24th October 2006

Posted in

Blog :: Code Smells II

I previously explained at length what I mean by code smells and gave an example or two of what how I'm thinking. This (and any subsequent posts in the series) will be more limited in scope - a single bad example and a corresponding solution.

I know I've sung the praises of parameterised queries - manually concatenating strings into SQL statements is not only a bad code smell from the aspect of maintainability, its a bad idea from a security perspective as well. So

$sql = "update foo set fname='$fname', lname='$lname', email='$email' where id=$id";
mysql_query($sql);

is bad because you need to call addslashes (or hopefully your db specific escaping function like mysql_real_escape_string()) on each of the variables you are interpolating into the string. A better style is to use a database abstraction library like the PEAR DB or MDB2 packages:

$db->query('update foo set fname=?, lname=?, email=? where id=?', array($fname, $lname, $email, $id));

This is better because the database driver takes care of calling the appropriate escaping function for you and handles quoting as well. Think about this sort of statement, however, from a maintainability viewpoint and you'll quickly see that there are some gotchas. It is readily apparent in this example, for instance, which item in the array goes with which placeholder question mark. But what if you have 20 fields to update?

Suddenly just making sure that you have the same number of question marks in your sql string as values in your array requires counting (not to mention making sure they're in the right order...) Using hand written sql queries of any complexity is a bad code smell.

Obviously the thing to do would be to write a function that generates your sql statements for you - and so I recently started to do so. That's when I noticed (for users of the PEAR DB class at least) the job is already done*. The autoExecute function takes the name of the table, the array of field/value pairs and optionally a constant and "where" clause to automatically build and execute insert and update statements for you. Now, the code from our previous example would be

  $db->autoExecute('foo', array('fname'=>$fname, 'lname'=>$lname, 'email'=>$email), DB_AUTOQUERY_UPDATE, 'id='. (int) $id);

All our variables are autoescaped and now we don't have to worry about what field in our sql corresponds to what positional value in our array - keys are simply matched to values. Removing the last two arguments (the constant and the where clause) would generate and execute an insert statement instead.

I've long had mixed feelings about ORM packages designed to insulate you from the relational databases. Fundamentally understanding relational ideas (and having a solid grasp on SQL) is really a necessary skill as far as I am concerned. Hand coding sql statements that are long but not complex, however, is a false rigor - updates and inserts tend to very simple logically but very repetitive in structure. This is exactly the sort of code that needs a higher level abstraction. While generated queries are not quite at the level of ORM, they do allow me to pursue the ever elusive goal of writing less code.
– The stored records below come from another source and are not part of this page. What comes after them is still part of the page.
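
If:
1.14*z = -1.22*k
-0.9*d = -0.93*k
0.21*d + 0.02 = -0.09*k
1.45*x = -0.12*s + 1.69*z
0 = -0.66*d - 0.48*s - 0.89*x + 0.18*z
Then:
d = -0.07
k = -0.07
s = -0.04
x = 0.08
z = 0.07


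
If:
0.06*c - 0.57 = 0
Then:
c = 9.50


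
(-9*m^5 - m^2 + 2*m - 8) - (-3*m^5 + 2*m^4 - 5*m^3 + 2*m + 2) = -6*m^5 - 2*m^4 + 5*m^3 - m^2 - 10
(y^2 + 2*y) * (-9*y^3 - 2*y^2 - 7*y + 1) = -9*y^5 - 20*y^4 - 11*y^3 - 13*y^2 + 2*y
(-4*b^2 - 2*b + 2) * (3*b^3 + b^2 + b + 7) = -12*b^5 - 10*b^4 - 28*b^2 - 12*b + 14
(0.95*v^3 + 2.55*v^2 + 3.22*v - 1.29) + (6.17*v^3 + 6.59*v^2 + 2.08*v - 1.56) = 7.12*v^3 + 9.14*v^2 + 5.3*v - 2.85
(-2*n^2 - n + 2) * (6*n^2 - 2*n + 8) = -12*n^4 - 2*n^3 - 2*n^2 - 12*n + 16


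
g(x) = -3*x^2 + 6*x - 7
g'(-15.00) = 96.00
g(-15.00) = -772.00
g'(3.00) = -12.00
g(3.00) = -16.00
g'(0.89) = 0.66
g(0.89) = -4.04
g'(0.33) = 4.02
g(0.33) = -5.35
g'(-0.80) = 10.80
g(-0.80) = -13.72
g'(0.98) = 0.12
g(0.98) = -4.00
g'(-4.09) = 30.54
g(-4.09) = -81.72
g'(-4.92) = 35.52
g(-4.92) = -109.14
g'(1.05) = -0.30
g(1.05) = -4.01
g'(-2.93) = 23.58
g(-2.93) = -50.33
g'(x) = 6 - 6*x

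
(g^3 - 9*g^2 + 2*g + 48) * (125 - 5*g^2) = -5*g^5 + 45*g^4 + 115*g^3 - 1365*g^2 + 250*g + 6000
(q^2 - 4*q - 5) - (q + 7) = q^2 - 5*q - 12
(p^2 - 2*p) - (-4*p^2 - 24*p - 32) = 5*p^2 + 22*p + 32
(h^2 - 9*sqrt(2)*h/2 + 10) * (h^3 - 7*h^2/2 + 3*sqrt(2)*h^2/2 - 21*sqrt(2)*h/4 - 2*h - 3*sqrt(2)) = h^5 - 3*sqrt(2)*h^4 - 7*h^4/2 - 11*h^3/2 + 21*sqrt(2)*h^3/2 + 49*h^2/4 + 21*sqrt(2)*h^2 - 105*sqrt(2)*h/2 + 7*h - 30*sqrt(2)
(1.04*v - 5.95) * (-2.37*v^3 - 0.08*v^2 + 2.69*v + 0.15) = -2.4648*v^4 + 14.0183*v^3 + 3.2736*v^2 - 15.8495*v - 0.8925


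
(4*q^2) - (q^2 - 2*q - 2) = 3*q^2 + 2*q + 2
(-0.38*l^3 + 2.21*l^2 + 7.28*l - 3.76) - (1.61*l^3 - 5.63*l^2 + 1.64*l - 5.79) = -1.99*l^3 + 7.84*l^2 + 5.64*l + 2.03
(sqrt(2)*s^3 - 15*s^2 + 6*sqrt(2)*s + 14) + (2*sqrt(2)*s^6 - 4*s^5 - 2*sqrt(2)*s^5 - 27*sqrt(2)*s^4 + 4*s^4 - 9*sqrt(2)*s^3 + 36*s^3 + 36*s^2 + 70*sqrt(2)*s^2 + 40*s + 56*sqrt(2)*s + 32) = 2*sqrt(2)*s^6 - 4*s^5 - 2*sqrt(2)*s^5 - 27*sqrt(2)*s^4 + 4*s^4 - 8*sqrt(2)*s^3 + 36*s^3 + 21*s^2 + 70*sqrt(2)*s^2 + 40*s + 62*sqrt(2)*s + 46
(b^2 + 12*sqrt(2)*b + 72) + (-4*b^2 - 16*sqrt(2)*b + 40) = -3*b^2 - 4*sqrt(2)*b + 112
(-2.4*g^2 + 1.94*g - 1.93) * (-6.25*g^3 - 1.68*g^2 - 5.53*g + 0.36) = 15.0*g^5 - 8.093*g^4 + 22.0753*g^3 - 8.3498*g^2 + 11.3713*g - 0.6948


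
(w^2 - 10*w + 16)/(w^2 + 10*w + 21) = (w^2 - 10*w + 16)/(w^2 + 10*w + 21)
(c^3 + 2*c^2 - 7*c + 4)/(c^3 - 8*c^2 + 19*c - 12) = (c^2 + 3*c - 4)/(c^2 - 7*c + 12)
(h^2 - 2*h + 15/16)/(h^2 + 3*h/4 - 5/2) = (h - 3/4)/(h + 2)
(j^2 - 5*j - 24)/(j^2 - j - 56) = (j + 3)/(j + 7)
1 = 1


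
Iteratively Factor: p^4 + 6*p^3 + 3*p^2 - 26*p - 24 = (p + 4)*(p^3 + 2*p^2 - 5*p - 6) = (p - 2)*(p + 4)*(p^2 + 4*p + 3) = (p - 2)*(p + 3)*(p + 4)*(p + 1)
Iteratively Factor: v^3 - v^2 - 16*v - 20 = (v + 2)*(v^2 - 3*v - 10) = (v + 2)^2*(v - 5)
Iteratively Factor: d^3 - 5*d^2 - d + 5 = (d - 5)*(d^2 - 1) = (d - 5)*(d - 1)*(d + 1)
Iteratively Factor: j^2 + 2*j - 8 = (j + 4)*(j - 2)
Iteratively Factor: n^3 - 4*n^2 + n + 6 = (n - 2)*(n^2 - 2*n - 3) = (n - 2)*(n + 1)*(n - 3)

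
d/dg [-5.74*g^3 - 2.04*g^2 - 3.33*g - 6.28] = -17.22*g^2 - 4.08*g - 3.33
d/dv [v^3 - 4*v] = 3*v^2 - 4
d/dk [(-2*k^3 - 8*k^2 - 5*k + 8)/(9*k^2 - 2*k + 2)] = (-18*k^4 + 8*k^3 + 49*k^2 - 176*k + 6)/(81*k^4 - 36*k^3 + 40*k^2 - 8*k + 4)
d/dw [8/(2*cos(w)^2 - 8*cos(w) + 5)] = 32*(cos(w) - 2)*sin(w)/(-8*cos(w) + cos(2*w) + 6)^2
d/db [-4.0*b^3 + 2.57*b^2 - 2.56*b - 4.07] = -12.0*b^2 + 5.14*b - 2.56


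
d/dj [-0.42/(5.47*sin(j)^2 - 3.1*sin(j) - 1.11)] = (4.5948*sin(j) - 1.302)*cos(j)/(-5.47*sin(j)^2 + 3.1*sin(j) + 1.11)^2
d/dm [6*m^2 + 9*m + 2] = 12*m + 9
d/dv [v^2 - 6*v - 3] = 2*v - 6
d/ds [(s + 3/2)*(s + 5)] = 2*s + 13/2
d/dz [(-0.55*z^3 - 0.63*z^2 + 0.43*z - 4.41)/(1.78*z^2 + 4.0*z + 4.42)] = (-0.979*z^4 - 4.4*z^3 - 10.5784*z^2 + 10.1304*z + 19.5406)/(3.1684*z^4 + 14.24*z^3 + 31.7352*z^2 + 35.36*z + 19.5364)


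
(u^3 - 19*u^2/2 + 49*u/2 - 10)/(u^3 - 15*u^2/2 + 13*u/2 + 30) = (2*u - 1)/(2*u + 3)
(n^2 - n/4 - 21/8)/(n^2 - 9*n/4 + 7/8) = (2*n + 3)/(2*n - 1)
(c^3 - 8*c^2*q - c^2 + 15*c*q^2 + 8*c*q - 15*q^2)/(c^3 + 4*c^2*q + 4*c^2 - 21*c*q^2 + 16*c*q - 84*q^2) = (c^2 - 5*c*q - c + 5*q)/(c^2 + 7*c*q + 4*c + 28*q)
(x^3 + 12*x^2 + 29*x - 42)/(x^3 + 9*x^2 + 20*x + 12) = (x^2 + 6*x - 7)/(x^2 + 3*x + 2)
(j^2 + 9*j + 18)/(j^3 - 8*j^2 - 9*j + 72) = (j + 6)/(j^2 - 11*j + 24)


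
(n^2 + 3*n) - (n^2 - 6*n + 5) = 9*n - 5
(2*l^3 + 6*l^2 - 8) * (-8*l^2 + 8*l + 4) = -16*l^5 - 32*l^4 + 56*l^3 + 88*l^2 - 64*l - 32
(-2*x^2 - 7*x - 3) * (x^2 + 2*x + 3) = -2*x^4 - 11*x^3 - 23*x^2 - 27*x - 9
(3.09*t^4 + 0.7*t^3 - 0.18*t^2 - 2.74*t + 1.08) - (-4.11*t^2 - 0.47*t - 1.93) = 3.09*t^4 + 0.7*t^3 + 3.93*t^2 - 2.27*t + 3.01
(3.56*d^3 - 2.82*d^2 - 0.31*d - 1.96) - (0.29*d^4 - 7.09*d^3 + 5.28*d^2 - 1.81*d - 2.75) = -0.29*d^4 + 10.65*d^3 - 8.1*d^2 + 1.5*d + 0.79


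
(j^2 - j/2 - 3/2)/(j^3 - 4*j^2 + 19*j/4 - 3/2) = 2*(j + 1)/(2*j^2 - 5*j + 2)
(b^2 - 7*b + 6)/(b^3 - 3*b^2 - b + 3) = (b - 6)/(b^2 - 2*b - 3)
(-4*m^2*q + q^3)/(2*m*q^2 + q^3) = (-2*m + q)/q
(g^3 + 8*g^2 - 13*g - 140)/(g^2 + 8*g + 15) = (g^2 + 3*g - 28)/(g + 3)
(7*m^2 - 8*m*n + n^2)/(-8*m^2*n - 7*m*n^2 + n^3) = (-7*m^2 + 8*m*n - n^2)/(n*(8*m^2 + 7*m*n - n^2))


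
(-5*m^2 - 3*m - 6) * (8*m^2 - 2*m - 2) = -40*m^4 - 14*m^3 - 32*m^2 + 18*m + 12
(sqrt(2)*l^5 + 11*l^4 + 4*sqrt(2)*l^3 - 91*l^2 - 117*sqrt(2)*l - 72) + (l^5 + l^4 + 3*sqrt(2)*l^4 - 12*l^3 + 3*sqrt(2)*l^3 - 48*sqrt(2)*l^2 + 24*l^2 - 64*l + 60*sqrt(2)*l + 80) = l^5 + sqrt(2)*l^5 + 3*sqrt(2)*l^4 + 12*l^4 - 12*l^3 + 7*sqrt(2)*l^3 - 48*sqrt(2)*l^2 - 67*l^2 - 57*sqrt(2)*l - 64*l + 8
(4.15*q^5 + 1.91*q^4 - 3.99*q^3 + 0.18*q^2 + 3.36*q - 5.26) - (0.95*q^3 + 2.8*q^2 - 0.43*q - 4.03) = 4.15*q^5 + 1.91*q^4 - 4.94*q^3 - 2.62*q^2 + 3.79*q - 1.23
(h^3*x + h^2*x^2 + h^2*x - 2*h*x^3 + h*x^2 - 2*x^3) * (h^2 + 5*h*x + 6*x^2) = h^5*x + 6*h^4*x^2 + h^4*x + 9*h^3*x^3 + 6*h^3*x^2 - 4*h^2*x^4 + 9*h^2*x^3 - 12*h*x^5 - 4*h*x^4 - 12*x^5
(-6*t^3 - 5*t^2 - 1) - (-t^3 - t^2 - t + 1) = -5*t^3 - 4*t^2 + t - 2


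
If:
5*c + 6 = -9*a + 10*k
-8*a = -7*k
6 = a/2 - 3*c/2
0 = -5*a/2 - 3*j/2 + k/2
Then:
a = -147/8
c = -81/8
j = 189/8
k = -21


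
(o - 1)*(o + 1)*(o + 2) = o^3 + 2*o^2 - o - 2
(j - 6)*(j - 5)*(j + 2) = j^3 - 9*j^2 + 8*j + 60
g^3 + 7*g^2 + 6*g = g*(g + 1)*(g + 6)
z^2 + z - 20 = (z - 4)*(z + 5)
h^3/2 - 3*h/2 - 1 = (h/2 + 1/2)*(h - 2)*(h + 1)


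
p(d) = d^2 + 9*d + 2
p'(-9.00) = -9.00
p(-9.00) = 2.00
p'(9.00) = 27.00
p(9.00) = 164.00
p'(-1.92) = 5.16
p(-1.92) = -11.59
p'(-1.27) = 6.46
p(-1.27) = -7.82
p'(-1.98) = 5.04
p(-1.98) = -11.90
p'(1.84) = 12.68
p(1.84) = 21.95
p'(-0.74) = 7.52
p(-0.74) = -4.11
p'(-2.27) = 4.46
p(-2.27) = -13.28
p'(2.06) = 13.12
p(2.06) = 24.78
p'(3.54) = 16.08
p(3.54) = 46.39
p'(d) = 2*d + 9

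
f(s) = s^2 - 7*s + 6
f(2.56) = -5.37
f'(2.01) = -2.98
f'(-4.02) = -15.04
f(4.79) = -4.59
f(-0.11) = 6.78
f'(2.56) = -1.88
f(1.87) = -3.59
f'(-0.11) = -7.22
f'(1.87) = -3.26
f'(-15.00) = -37.00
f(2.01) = -4.03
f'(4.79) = 2.58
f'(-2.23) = -11.46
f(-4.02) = 50.30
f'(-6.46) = -19.92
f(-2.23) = 26.58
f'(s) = 2*s - 7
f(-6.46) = 92.95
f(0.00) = 6.00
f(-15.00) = 336.00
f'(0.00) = -7.00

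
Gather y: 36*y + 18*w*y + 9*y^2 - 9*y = 9*y^2 + y*(18*w + 27)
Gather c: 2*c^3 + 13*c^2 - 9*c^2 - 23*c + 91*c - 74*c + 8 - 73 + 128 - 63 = 2*c^3 + 4*c^2 - 6*c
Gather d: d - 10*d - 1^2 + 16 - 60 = -9*d - 45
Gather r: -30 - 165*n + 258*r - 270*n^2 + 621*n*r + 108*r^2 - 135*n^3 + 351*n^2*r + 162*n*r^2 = -135*n^3 - 270*n^2 - 165*n + r^2*(162*n + 108) + r*(351*n^2 + 621*n + 258) - 30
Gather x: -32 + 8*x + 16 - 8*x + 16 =0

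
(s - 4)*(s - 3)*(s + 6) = s^3 - s^2 - 30*s + 72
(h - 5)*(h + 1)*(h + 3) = h^3 - h^2 - 17*h - 15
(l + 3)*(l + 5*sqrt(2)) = l^2 + 3*l + 5*sqrt(2)*l + 15*sqrt(2)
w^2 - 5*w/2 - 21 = (w - 6)*(w + 7/2)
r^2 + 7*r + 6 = (r + 1)*(r + 6)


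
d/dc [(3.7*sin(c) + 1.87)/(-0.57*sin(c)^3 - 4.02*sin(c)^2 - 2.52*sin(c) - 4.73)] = (4.218*sin(c)^3 + 18.0717*sin(c)^2 + 15.0348*sin(c) - 12.7886)*cos(c)/(0.3249*sin(c)^6 + 4.5828*sin(c)^5 + 19.0332*sin(c)^4 + 25.653*sin(c)^3 + 44.3796*sin(c)^2 + 23.8392*sin(c) + 22.3729)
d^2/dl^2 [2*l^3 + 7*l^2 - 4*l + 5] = 12*l + 14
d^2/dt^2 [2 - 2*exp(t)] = -2*exp(t)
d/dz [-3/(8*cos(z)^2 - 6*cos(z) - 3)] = 6*(3 - 8*cos(z))*sin(z)/(-8*cos(z)^2 + 6*cos(z) + 3)^2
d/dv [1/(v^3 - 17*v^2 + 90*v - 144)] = (-3*v^2 + 34*v - 90)/(v^3 - 17*v^2 + 90*v - 144)^2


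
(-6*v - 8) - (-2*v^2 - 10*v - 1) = 2*v^2 + 4*v - 7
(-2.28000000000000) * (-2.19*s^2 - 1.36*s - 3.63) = 4.9932*s^2 + 3.1008*s + 8.2764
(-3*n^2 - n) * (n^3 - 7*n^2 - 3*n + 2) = -3*n^5 + 20*n^4 + 16*n^3 - 3*n^2 - 2*n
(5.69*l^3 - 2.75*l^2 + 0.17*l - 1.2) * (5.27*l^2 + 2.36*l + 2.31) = 29.9863*l^5 - 1.0641*l^4 + 7.5498*l^3 - 12.2753*l^2 - 2.4393*l - 2.772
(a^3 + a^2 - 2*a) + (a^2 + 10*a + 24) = a^3 + 2*a^2 + 8*a + 24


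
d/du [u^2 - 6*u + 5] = 2*u - 6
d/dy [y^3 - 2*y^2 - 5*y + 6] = 3*y^2 - 4*y - 5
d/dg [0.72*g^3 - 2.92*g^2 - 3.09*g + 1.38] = 2.16*g^2 - 5.84*g - 3.09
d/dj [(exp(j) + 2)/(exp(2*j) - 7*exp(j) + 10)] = (-(exp(j) + 2)*(2*exp(j) - 7) + exp(2*j) - 7*exp(j) + 10)*exp(j)/(exp(2*j) - 7*exp(j) + 10)^2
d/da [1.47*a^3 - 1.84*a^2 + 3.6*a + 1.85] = 4.41*a^2 - 3.68*a + 3.6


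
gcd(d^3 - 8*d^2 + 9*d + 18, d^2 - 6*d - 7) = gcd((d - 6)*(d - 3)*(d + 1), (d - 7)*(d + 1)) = d + 1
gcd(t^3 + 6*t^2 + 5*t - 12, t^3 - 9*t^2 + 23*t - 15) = t - 1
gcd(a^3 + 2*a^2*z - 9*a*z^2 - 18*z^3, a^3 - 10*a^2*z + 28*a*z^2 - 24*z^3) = 1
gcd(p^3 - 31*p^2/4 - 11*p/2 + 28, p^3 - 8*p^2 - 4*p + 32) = p^2 - 6*p - 16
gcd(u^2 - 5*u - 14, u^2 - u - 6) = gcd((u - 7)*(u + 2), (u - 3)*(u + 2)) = u + 2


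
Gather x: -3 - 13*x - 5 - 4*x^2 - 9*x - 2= -4*x^2 - 22*x - 10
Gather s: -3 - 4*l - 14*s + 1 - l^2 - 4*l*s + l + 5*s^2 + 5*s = -l^2 - 3*l + 5*s^2 + s*(-4*l - 9) - 2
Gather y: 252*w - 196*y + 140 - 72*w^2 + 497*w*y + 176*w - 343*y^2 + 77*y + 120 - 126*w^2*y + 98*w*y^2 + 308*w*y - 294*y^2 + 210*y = -72*w^2 + 428*w + y^2*(98*w - 637) + y*(-126*w^2 + 805*w + 91) + 260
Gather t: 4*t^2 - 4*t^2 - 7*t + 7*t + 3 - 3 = 0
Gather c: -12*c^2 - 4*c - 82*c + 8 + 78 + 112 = -12*c^2 - 86*c + 198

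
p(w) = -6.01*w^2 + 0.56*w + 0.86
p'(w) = 0.56 - 12.02*w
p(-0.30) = 0.15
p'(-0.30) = 4.17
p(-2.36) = -33.93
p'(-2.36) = 28.93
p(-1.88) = -21.43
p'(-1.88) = 23.16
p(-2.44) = -36.29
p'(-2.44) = 29.89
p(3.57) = -73.74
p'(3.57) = -42.35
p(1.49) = -11.65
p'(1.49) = -17.35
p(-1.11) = -7.17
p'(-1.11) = 13.90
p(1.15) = -6.44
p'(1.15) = -13.26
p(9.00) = -480.91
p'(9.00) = -107.62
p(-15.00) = -1359.79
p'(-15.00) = 180.86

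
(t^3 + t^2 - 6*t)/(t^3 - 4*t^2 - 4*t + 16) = t*(t + 3)/(t^2 - 2*t - 8)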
*It does occur to me that an API that makes you remember the completely unnecessary constant is a bad code smell in its own right. I'd rather have an autoInsert() and autoUpdate() function that take 2 and 3 arguments respectively. Or, why not dispense with the constant, but keep the same function name and decide based on whether the third argument (the where clause) is set whether you are doing an update or insert statement? Oh well, still better than manually creating them...

Posted on October 24th 2006, 10:21 PM